One would assume that any entity with so much power in the market would look to capitalize on it in all ways possible, but that doesn’t appear to be the case. Of all the different distributor types, only platform players such as SentinelOne and CrowdStrike invest in companies they choose to sell on their marketplace. As of today, I am not aware of any large service provider, reseller, or integrator establishing a subsidiary to invest in security companies they distribute. There may very well be one-off, off-balance sheet investments, but nothing formal such as a dedicated corporate venture arm. I think players such as Optiv, CDW, Guidepoint Security, and others could be missing out on the opportunity to generate investment returns from companies they resell in the market.

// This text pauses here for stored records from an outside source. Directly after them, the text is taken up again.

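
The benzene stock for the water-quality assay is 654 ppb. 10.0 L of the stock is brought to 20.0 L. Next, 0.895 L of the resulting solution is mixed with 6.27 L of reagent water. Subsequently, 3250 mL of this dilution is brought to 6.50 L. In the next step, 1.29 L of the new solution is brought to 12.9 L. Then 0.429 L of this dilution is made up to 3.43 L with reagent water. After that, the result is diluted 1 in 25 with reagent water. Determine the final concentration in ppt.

10.2 ppt

Overall dilution factor = 2 × 8.006 × 2 × 10 × 7.995 × 25 = 6.40 × 10⁴.
654 ppb / 6.40 × 10⁴ = 0.0102 ppb = 10.2 ppt.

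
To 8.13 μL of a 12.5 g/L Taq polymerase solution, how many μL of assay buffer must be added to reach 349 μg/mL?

283 μL

349 μg/mL = 0.349 g/L.
V₂ = C₁V₁/C₂ = 12.5 × 8.13 / 0.349 = 291 μL.
Diluent to add = V₂ − V₁ = 291 − 8.13 = 283 μL.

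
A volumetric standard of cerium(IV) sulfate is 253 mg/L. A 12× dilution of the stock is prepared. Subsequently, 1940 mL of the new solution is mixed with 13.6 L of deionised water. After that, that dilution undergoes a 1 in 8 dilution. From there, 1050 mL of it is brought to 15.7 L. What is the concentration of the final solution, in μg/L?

Overall dilution factor = 12 × 8.010 × 8 × 14.95 = 1.15 × 10⁴.
253 mg/L / 1.15 × 10⁴ = 0.0220 mg/L = 22.0 μg/L.

22.0 μg/L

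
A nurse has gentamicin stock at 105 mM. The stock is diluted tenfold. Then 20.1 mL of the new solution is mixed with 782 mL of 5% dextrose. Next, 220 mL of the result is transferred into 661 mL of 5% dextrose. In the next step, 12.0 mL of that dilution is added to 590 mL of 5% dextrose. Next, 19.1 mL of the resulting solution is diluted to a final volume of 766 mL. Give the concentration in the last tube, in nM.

32.7 nM

Overall dilution factor = 10 × 39.91 × 4.005 × 50.17 × 40.10 = 3.22 × 10⁶.
105 mM / 3.22 × 10⁶ = 3.27 × 10⁻⁵ mM = 32.7 nM.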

For a startup to innovate in the industry, founders need to, as Steve Zalewski likes to say, “fall in love with a problem, not the solution”. However, knowing the problem deeply isn’t enough: without understanding the broader ecosystem the company will struggle to design the business models and distribution channels it needs to succeed.
Over the past several years, I concluded that most security practitioners have a very surface-level understanding of the security ecosystem. There are indeed many parts - accelerators & incubators, VCs, CVCs, angels, and angel networks, investment banks, channel partners, analyst firms, service providers, the government, insurance providers, cloud infrastructure providers, open source, and the like. It’s a lot to digest, but without a broad understanding of the ecosystem, the players, and their incentives, it’s hard to come up with new ideas and design business models that work.